Homily: Fr. Mike Murphy Conversion of Heart
In this parable, †Jesus praises the dishonest steward, the one who had squandered the rich man’s property. We have all often wondered: ‘What is this all about? Why is this guy being rewarded for what he had done?’ Now he is on the verge of being punished and he reduces the debt of his master’s debtors. Not only did he steal from his master the first time, it sounds like he’s doing the same thing all over again. Shouldn’t this man receive a severe punishment? But this is not the story of a dishonest steward becoming more dishonest!
This is the story of conversion. This dishonest servant was serving both himself as well as his master, and in the process he was squandering his master’s property. Well, finally his master returned and said: “It was time for a full accounting;” and then the steward shows amazing generosity to others by reducing the amount of their debt. Now we might think he is doing an even greater disservice to his master, but we have to remember who is telling the story. This is very important! In the parables, when †Jesus refers to the rich man, or the master of the harvest, or the king, or any of those characters, †Jesus is always referring to His Father, Abba. We are the stewards, we are the servants and God is always generous with His gifts. He is full of mercy and compassion and love. He even gives us the responsibility to care for the gifts that He has given us.
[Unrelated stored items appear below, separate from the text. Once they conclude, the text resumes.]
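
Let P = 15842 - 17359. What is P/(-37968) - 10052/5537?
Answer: -67411/37968 ≈ -1.7755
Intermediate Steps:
P = -1517
P/(-37968) - 10052/5537 = -1517/(-37968) - 10052/5537 = -1517*(-1/37968) - 10052*1/5537 = 1517/37968 - 1436/791 = -67411/37968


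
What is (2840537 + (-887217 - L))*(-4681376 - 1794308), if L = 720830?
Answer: -7981215773160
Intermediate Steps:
(2840537 + (-887217 - L))*(-4681376 - 1794308) = (2840537 + (-887217 - 1*720830))*(-4681376 - 1794308) = (2840537 + (-887217 - 720830))*(-6475684) = (2840537 - 1608047)*(-6475684) = 1232490*(-6475684) = -7981215773160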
When the steward realized he had displeased God, he had a change of heart, because he knew the time of his employment was coming to an end. Trust me – we would all do the same thing. If the Lord came to you and said: “Alright, in two weeks you’re going to leave this life and I’m calling for an accounting.” Don’t you believe that we’re all going to be on our best behavior for the next two weeks and try to make up for all the sinful things that we did by being really generous, like writing checks to charities? I know I would! Our generous motives would not be pure. This steward is not so different from us. He embraced the generosity of God, who, as St. Paul reminds us: “Emptied Himself to be born of humanity and giving of Himself as a gift to us. In the Gospel we read: “The master commended that dishonest steward for his prudence.” (Remember ‘prudence’ is a virtue, it is one of the cardinal virtues.) So this servant is no longer thinking of himself, trying to serve two masters; he is imitating the kindness of God by being generous to others, although not as purely as God is generous.
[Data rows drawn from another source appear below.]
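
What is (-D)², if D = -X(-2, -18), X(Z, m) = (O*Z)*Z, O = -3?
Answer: 144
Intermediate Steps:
X(Z, m) = -3*Z² (X(Z, m) = (-3*Z)*Z = -3*Z²)
D = 12 (D = -(-3)*(-2)² = -(-3)*4 = -1*(-12) = 12)
(-D)² = (-1*12)² = (-12)² = 144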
When our Divine Master comes, all of us could be held accountable for how we lived our lives. Did we have a change of heart? The selfish steward in the parable changed his life. Now what is interesting – you have to look at what is the context of this parable? In the three parables before this Fri. wk 31one, the parable of “The Lost Sheep,’ the parable of ‘The Lost Coin,’ the parable of ‘The Lost Son’ (or ‘Prodigal Son’) those parables reveal how God welcomes the lost. And this parable follows those three; it’s still the same story! This steward was lost – but, he was welcomed even though he was lost, because he had a change of heart, just like the ‘Prodigal Son,’ had a change of heart in the previous parable. This steward was lost through selfishness, but the master commends him, because he had a change of heart from selfishness to generosity.
Are we becoming more generous in our lives? Or, are we becoming more and more self-centered? Are we living as generous stewards of God’s gifts? Possibly we have squandered some of the gifts God has given to us, using our gifts selfishly for ourselves. If we are self-serving we have to know that this displeases the Lord as He will ask for an accounting at some point.
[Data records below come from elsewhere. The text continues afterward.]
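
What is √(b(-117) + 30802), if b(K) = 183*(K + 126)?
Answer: √32449 ≈ 180.14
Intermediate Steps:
b(K) = 23058 + 183*K (b(K) = 183*(126 + K) = 23058 + 183*K)
√(b(-117) + 30802) = √((23058 + 183*(-117)) + 30802) = √((23058 - 21411) + 30802) = √(1647 + 30802) = √32449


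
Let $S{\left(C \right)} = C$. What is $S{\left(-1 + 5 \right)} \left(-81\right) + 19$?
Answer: $-305$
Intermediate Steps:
$S{\left(-1 + 5 \right)} \left(-81\right) + 19 = \left(-1 + 5\right) \left(-81\right) + 19 = 4 \left(-81\right) + 19 = -324 + 19 = -305$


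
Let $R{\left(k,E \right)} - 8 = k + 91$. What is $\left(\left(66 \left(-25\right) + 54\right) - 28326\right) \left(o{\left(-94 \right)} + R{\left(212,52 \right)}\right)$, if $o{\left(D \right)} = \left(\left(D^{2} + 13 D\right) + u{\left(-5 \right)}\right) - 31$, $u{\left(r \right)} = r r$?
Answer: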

Now is the time to have a change of heart, to express the generosity of God to family and coworkers, even to strangers. There are so many ways to express this generosity, if we are willing to take the risk out of love for the Lord. As members of the Church, as members of the household of God, we all participate in the mission of Christ – all of us. And in his letter to the Romans, St. Paul wrote: “Because of the grace given to me by God, to be a minister of Christ †Jesus.” (Rom.15:15) All of us have been given the grace of God to be ministers of Christ †Jesus. Are we living with a generous, kind, and loving heart?
We cannot serve two masters, God and ourselves, because only one of these masters has the power to save us. Which one will we follow? Are we ready to be single-hearted ministers of †Jesus Christ.
It is not too late to change, we are approaching this ‘Season of Giving’. Are we ready to turn the focus from our self to God and to others? As this dishonest servant realized: ‘No one can serve two masters.’ So let us do everything we can to begin expressing a generous heart, to have that change of heart, to act with kindness and generosity to bring about God’s Kingdom today.
In the Name of the Father, Son and Holy Spirit.